The nonprofit that supports Burlington City Arts has closed on a $2.5 million purchase of 405 Pine Street, a building where the city organization currently offers classes and studio space.
The Burlington City Arts Foundation completed the deal on December 24, according to city records. The purchase was part of a $7 million capital campaign to make the space along the Pine Street corridor a permanent community center for the arts.
The plans call for an expansion of existing studio space for pottery, printmaking, painting and other arts, as well as classes for children and adults. The makeover would also include a large community room and a sculpture garden along Pine Street.
Burlington City Arts plans to keep its downtown location at 135 Church Street next to City Hall and continue to present exhibits, public programs and classes there.
BCA is a city department created nearly 40 years ago during mayor Bernie Sanders' tenure. Taxpayers cover about 40 percent of its budget, and private donations and revenues cover the rest, according to Kraft. The organization pays for its programming at 405 Pine with money from the city's general fund.
Clay artists at work in the studio at 405 Pine Street
BCA plans to request $1 million in public funding from the city council for its 405 Pine capital campaign. The organization hopes to raise most of the rest from private donors, Kraft said.
The Burlington City Arts Foundation secured a $2 million loan for the deal, then transferred ownership to a holding company called the 405 Investment Corporation the same day the purchase closed. The Foundation will fundraise to pay back the loan, Kraft said.
The arrangement evolved as it did partly because BCA needed to act quickly last year when the owner of 405 Pine, Skip Farrell, indicated he wanted to sell the former bottling plant and vending machine warehouse, Kraft said.
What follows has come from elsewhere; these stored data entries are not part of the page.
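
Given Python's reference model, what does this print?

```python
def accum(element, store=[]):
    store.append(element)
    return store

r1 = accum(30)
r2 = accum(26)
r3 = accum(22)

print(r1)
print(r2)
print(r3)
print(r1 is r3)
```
[30, 26, 22]
[30, 26, 22]
[30, 26, 22]
True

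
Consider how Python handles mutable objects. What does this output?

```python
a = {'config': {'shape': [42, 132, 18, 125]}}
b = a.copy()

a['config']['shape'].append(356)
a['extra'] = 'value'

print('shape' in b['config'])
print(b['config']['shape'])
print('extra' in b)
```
True
[42, 132, 18, 125, 356]
False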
"We had to go into overdrive," she said.
For almost 20 years, the city arts organization offered studio space and classes in the city-owned Memorial Auditorium on Main Street. But when the city shut down the aging building in 2016 because of safety concerns, BCA had to find a new home.
That's when it began leasing a 7,100-square-foot space at 405 Pine. Under the new arrangement, BCA will continue to rent the space but from the Burlington City Arts Foundation, Kraft said.
The outside of 405 Pine Street
By migrating to Pine Street, BCA has signaled it's given up on waiting for a renovation of Memorial Auditorium. The city has struggled to come up with funds and a viable plan to renovate the large, now-idle structure.
"There's not even a plan out there that they are ready to take to the voters," Kraft said.
Development company Redstone has signed a lease to rent half of the 33,000-square-foot building at 405 Pine Street. The firm has asked the city for a zoning change to use the space for a bowling alley.
"A bowling alley would complement the energy and creativity of the South End while providing an enjoyable outlet for families and workers in the district," Redstone principal Larry Williams wrote to the Burlington Planning Commission.
In his November 6 letter, Williams argued that the bowling alley would help financially support BCA's expansion and also fill an "unmet demand for bowling in the Burlington area" since the closure of Champlain Lanes in Shelburne last year.
The Planning Commission is weighing the request but has not acted.